Oscar Giannino è di altro avviso e parte all’attacco. Per primo viene il bipolarismo malato. «Esistono forze che si oppongono in modo intransigente, fin dall’inizio della lunga transizione italiana, a che un sistema bipolare si traduca in modo coerente in una forma di governo e in una forma stato. Una di queste forze è Repubblica. Il quotidiano-partito di Eugenio Scalfari si è sempre opposto perché è nostalgico di un sistema in cui i migliori dal centro scelgono di volta in volta con chi allearsi: le tecnocrazie, le élites e gli amici delle élites. Lo ha fatto con una battaglia culturale intransigente e coerente che ha utilizzato tutte le armi a propria disposizione. Tutte le volte – prosegue Giannino – che si è arrivati vicini ad una soluzione di tipo diverso – la bicamerale di D’Alema, o la riforma della Costituzione fatta dal centrodestra – quel partito ha fatto prevalere un modello in cui più che il governo è valsa l’interdizione di governo. Ha impugnato le armi del pericolo autocratico, del conflitto di interesse mediatico, dell’inciucio. E le ha usate a costo di spaccare la sinistra, facendo gravare sui leader storici della sinistra accuse indelebili di propensione a mercimoni con Berlusconi e le sue aziende». Eccola, secondo Giannino, la tara ideologica del bipolarismo avvelenato che non si sblocca. «Fino a questo momento ci sono riusciti. E chi riesce a impedire una cosa per quindici anni, molto probabilmente è riuscito a impedirla una volta per tutte».

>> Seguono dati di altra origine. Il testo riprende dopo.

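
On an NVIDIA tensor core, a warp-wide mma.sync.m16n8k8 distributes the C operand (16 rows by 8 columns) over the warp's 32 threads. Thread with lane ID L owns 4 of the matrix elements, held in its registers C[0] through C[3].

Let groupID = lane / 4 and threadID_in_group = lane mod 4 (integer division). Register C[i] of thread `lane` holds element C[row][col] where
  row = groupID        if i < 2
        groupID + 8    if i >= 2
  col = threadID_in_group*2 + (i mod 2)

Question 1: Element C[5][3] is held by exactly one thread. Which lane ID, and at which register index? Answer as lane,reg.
r: 5->gid=5,r8=0  c: 3->tid=1,i&1=1
L=5*4+1=21  i=0*2+1=1

21,1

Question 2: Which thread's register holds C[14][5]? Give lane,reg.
26,3

r: 14->gid=6,r8=1  c: 5->tid=2,i&1=1
L=6*4+2=26  i=1*2+1=3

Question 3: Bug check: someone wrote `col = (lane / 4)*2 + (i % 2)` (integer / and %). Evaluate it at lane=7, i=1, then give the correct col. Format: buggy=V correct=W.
buggy=3 correct=7

`(lane / 4)*2 + (i % 2)`[7,1]->3
L=7->gid=7>>2=1, tid=7&3=3
[1]->row 1+0=1  col 3·2+1=7
col: 3 vs 7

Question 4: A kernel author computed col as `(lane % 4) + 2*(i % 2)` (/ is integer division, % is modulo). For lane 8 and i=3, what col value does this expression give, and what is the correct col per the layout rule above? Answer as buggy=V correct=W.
`(lane % 4) + 2*(i % 2)`[8,3]->2
8: g=2,t=0
[3] (2+8,0*2+1) = (10,1)
col: 2 vs 1

buggy=2 correct=1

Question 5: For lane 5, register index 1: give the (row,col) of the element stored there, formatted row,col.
1,3

lane 5: grp=1 (5/4), tig=1 (5%4)
i=1: r=1+0=1, c=1*2+1=3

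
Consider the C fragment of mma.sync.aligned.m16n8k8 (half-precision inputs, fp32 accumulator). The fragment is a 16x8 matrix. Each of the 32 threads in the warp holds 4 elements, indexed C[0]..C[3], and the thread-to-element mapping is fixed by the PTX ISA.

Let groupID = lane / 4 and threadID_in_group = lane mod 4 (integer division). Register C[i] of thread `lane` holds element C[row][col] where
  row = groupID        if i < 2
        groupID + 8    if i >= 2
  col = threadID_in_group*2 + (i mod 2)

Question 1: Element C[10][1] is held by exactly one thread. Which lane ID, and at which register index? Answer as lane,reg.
r: 10->gid=2,r8=1  c: 1->tid=0,i&1=1
L=2*4+0=8  i=1*2+1=3

8,3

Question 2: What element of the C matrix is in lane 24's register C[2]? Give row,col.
24: G=6,T=0
[2] (6+8,0*2+0) = (14,0)

14,0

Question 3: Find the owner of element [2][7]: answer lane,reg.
r=2->g=2,rb=0  c=7->t=3,b0=1
L=2*4+3=11  i=0*2+1=1

11,1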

«C’è un emergenza educativa, eccome se c’è – dice Giannino -. Ma la sua chiave non è prettamente scolastica, cognitiva. Io non parto da questo presupposto, ma da un altro, che riguarda la possibilità di accostarsi, con libera scelta, a una proposta di valori. Su Facebook per i più giovani ogni questione di merito diventa una questione Berlusconi sì-Berlusconi no. Lo vedo nelle università. Gli studenti risentono negativamente di quindici anni di vita italiana nella quale l’autocrate in procinto di fare il colpo di stato del 1922 è sempre dietro l’angolo. Ci sono due, tre generazioni di giovani che hanno iniziato il loro tragitto di cittadini con questo tema ricorrente. Vivono nella costante anteposizione di un’emergenza morale che graverebbe sul paese e dalla quale occorrerebbe liberarlo. E poi ci meravigliamo se imperversa lo spirito malato della scomunica reciproca?».
La situazione del paese è grave, dunque. Ma c’è uno spiraglio. «Una politica al servizio dei valori, che non è la vecchia idea democristiana della politica come servizio; no. Ma il fatto che un politico-persona impregni di sé qualunque azione compia, nella vita privata come nell’ispirare un provvedimento di legge. Questo in Italia si è perso». Chi crede in una politica diversa per i contenuti che porta e per il primato della persona, spiega Giannino, deve instancabilmente continuare a radicare questi valori nel corpo della società italiana. Ma non viviamo di solo compito, fortunatamente, perché «ci sono politici che questi valori già li incarnano. Ci sono nel parlamento, ci sono nei consigli regionali. Li conosco. È vero, ora non sono messi in condizione di poter rivaleggiare per la leadership. Ma quel giorno, prima o poi, verrà».